SAN Nightmare, Part 2

Note: This is part 2 of an 8 part series. Read them in order, it'll make more sense. Part 0 | 1 | 2 | 3 | 4 | 5 | 6 | 7 | 8

Part 2: Imminent Failure

Monday, May 12, 2008

In the morning, our LDAP server at work manages to get its internal account database corrupted. This server issue has absolutely no bearing on the xSan project other than its timing -- I ended up spending most of the day on Monday running around trying to fix other systems that were affected by the LDAP outage instead of paying attention to the backup scripts I'd started on Saturday afternoon.

Tuesday, May 13, 2008

Our weekly IRT meeting focused mainly on the LDAP failure from Monday, and how to better communicate things like downtime in the future. A brief wrap-up from the SAN migration over the weekend was presented, with the verdict that things looked good to this point. After the meeting, I checked on the backups and noticed the first problem: instead of speeding up the backup window, xSan seemed to be lengthening it dramatically. We had six SAN volumes, each are supposed to back up nightly. We had one dedicated computer to run backups and the ability to add a second if necessary which would give us two simultaneous backup processes at most. The "san5" volume was single-handedly taking about 27 hours to run an incremental backup... on its own. As a result, our other volumes are being skipped over for backups because the process is taking so long. I make a few changes and set up the "san1" volume to start a backup operation.

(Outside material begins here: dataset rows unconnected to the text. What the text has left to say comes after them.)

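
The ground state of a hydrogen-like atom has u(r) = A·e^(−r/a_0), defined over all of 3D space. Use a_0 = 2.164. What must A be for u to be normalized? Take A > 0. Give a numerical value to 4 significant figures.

A ≈ 0.1772

Require ∫ |u|² 4πr² dr = 1 over the whole domain.
(Spherical symmetry: dV = 4πr² dr.)
With ∫₀^∞ r^2 e^(−αr) dr = 2!/α^3, with u = A·e^(−r/a_0), the integral evaluates to A²·[π·a_0^3].
Setting this equal to 1 gives A² = 1/(π·a_0^3).
Plugging in a_0 = 2.164 yields A = 0.17723.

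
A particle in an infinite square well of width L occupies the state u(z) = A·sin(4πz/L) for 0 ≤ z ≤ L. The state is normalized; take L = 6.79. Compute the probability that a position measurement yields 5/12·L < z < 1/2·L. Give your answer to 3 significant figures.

|u|² is the probability density, so P = ∫_{5/12·L}^{1/2·L} |u|² dz.
With A² fixed by ∫|u|² = 1, i.e. A² = (L/2)^(−1), substitute and integrate.
In terms of t = z/L (A² and the length scale cancel between numerator and denominator), P = [∫_{5/12}^{1/2} sin(4·π·t)^2 dt] / [∫_{0}^{1} sin(4·π·t)^2 dt].
With ∫ sin(4·π·t)^2 dt = t/2 - sin(4·π·t)·cos(4·π·t)/(8·π) + C, the region integral is -√(3)/(32·π) + 1/24 and the full one is 1/2.
This works out to P = (-√(3)/16 + π/12)/π.

P ≈ 0.0489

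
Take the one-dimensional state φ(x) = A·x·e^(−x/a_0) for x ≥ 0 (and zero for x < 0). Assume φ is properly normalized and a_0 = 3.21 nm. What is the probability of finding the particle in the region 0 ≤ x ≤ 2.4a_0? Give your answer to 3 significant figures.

|φ|² is the probability density, so P = ∫_{0}^{2.4a_0} |φ|² dx.
The normalization integral ∫|φ|²dx over the whole domain equals a_0^3/4·A², and A² cancels in the ratio.
Substituting u = x/a_0, A² and the length scale cancel in the ratio: P = ∫_{0}^{2.4} u^2·e^(-2·u) du / ∫_{0}^{∞} u^2·e^(-2·u) du.
Using ∫ u^2·e^(-2·u) du = -(2·u^2 + 2·u + 1)·e^(-2·u)/4, the numerator is 1/4 - 433·e^(-24/5)/100 and the denominator is 1/4.
Evaluating gives P = 0.8575.

P ≈ 0.857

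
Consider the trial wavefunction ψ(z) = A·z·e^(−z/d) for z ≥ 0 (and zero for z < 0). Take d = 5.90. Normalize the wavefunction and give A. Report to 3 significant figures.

Require ∫ |ψ|² dz = 1 over the whole domain.
Using ∫₀^∞ zⁿ e^(−αz) dz = n!/αⁿ⁺¹, with ψ = A·z·e^(−z/d), the integral evaluates to A²·[d^3/4].
Plugging in d = 5.90 yields A = 0.1396.

A ≈ 0.140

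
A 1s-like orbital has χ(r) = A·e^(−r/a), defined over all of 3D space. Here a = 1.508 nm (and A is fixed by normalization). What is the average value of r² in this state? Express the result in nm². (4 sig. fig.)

⟨r^2⟩ ≈ 6.822 nm^2

The expectation value is the |χ|²-weighted average of r^2: ∫ r^2|χ|² 4πr² dr.
Evaluating both integrals, ⟨r²⟩ = 3·a^2.
Putting a = 1.508 gives 6.8222.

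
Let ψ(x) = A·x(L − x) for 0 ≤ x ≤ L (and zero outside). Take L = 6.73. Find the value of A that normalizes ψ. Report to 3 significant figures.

The normalization condition is ∫|ψ|² dx = 1 from 0 to L.
Expanding the polynomial and integrating term by term, ∫|ψ|² dx = A²·(L^5/30).
Substituting L = 6.73 gives A² = 0.002173, so A = 0.04661.

A ≈ 0.0466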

Later in the afternoon, we start having odd problems with some of our share points on the server. It turns out that people in specific labs aren't able to connect to their files, because the volume their data resides on has un-mounted itself from the file server. The odd thing was that I couldn't get it to re-mount on that computer -- but, it would mount on the "spare" server just fine. Over the course of the afternoon, I re-configured al the server share points onto the new hardware and moved the DNS records over. This allowed everyone to connect to the new box using the same server names. Everything seemed happy.